Why Written Goals Win
Goals that are written down have a proven track record of pushing us better than goals that we just think about in passing. When you’re hoping to succeed in an industry that’s highly competitive, you need to do better than just wishful thinking. Your written goals should be well-defined – they must leave nothing to the imagination. When you set yourself highly specific goals, you’re telling your mind exactly what it needs to do to achieve those goals. And, you will be surprised how much you can achieve once you give your mind a super-specific roadmap.
Read on to discover the five secrets to setting the golden goals that lead to success in the real estate industry, or any other industry for that matter.
Specific and Believable
The goals you make for yourself could be simple or ambitious but they need to be specific and, well, believable. And the most important thing is to write them down so that they’re there in front of you in case you ever forget why you are doing what you are doing. Your goal could be to get a car but that’s not specific enough. Writing down what kind of car, what year, what model and what features you need in it will make it specific. You can make it as specific as you need it to be: Do you want seat warmers or an LCD screen embedded with GPS? Do you want wipers on your headlights? Do you want a sunroof that slides open? Go ahead and mention everything that you can think of.
If it’s a home that you want, then specify how many floors it should have; how many garages, bedrooms, bathrooms and what kind of flooring? Will it have a basement and will that be a finished basement? There is no end to how specific you can make your goals. Go to town with it! But remember the first and foremost rule to setting goals: They must be goals that you can personally achieve. For instance, don’t write down that you want to own a home on Mars. Of course your goals can and should be slightly beyond your reach currently. But, they need to be something that you can definitely achieve if you strive hard enough. A house on Mars isn’t exactly such a goal, is it?
Congruent and Measurable
Make sure your goals make sense. Yup, you’ll be surprised how contradicting your personal goals can be in relation to your professional ones. For example, if you want to work harder, don’t say that you want to be more relaxed and spend time on yourself. If your goal is to put in as many hours as needed to do the job, don’t say that you want more time with family.
Goals must also be measurable. They must be a specific number, and not something generic. Let me explain. Your goal is not to be rich. Put a number on it. Maybe your goal is to earn at least $300,000 a year. Then, think about how much that means in terms of a monthly salary and start working towards that number. The key is to make quick decisions and act quicker.
Visualize What You Want
It’s important to visualize your goals in order to know what your life will be like when you do achieve them. If you had a dream home in mind, build it in your imagination and imagine life in it. Think about you driving out to work in your dream car and even coming to work at a dream office. Think about this everyday, in order to push you forward towards achieving that goal.

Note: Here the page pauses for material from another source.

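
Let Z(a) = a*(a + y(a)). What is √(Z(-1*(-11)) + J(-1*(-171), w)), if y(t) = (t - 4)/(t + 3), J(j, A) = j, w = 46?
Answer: √1190/2 ≈ 17.248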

Such positive and visual affirmations have a tremendous impact on your mind. When it comes to achieving your goals, it’s also a mind game and these affirmative visions can go a long way in setting yourself and your mind up for success.
Number your goals and see what’s more important than the other. First of all, think about which goals are important: You want money, a car, a home, but decide which one comes first and why. Measure them and then prioritise. And once you do, number them in terms of difficulty to achieve. Make sure your bucket list of goals has a good mix of big, small and easy goals. Also, make sure you do work on the more difficult goals and not leave them for the last, which is the most obvious tendency for failure.
Set a Deadline
All your goals must have a deadline, whether it’s a month or ten years from now. It doesn’t matter what the length of time is, but the important thing is to set a date, so that you’re more prone to working towards it by then.
If you plan on earning $300,000 a year, put a deadline, say five years, and work towards it. Health goals are important too. If you’re probably not as fit as you would like to be, let yourself know that you have, exactly 10 months, to get fit and then start working on that goal. You can even have family goals like when to get married (although these goals may not really work by deadline), how many vacations to take with your family in a year and so on.
Find An Accountability Partner
It’s important to create a physical record of your goals but what is more important is to share them with a few people close to you – people who you believe can hold you accountable throughout this entire journey.
Remember that while it’s important to have goals, you also need to make sure they are within your reach. And once you’ve made a list of your goals, understand the importance of each and prioritize them. Then, all you have to do is work towards them.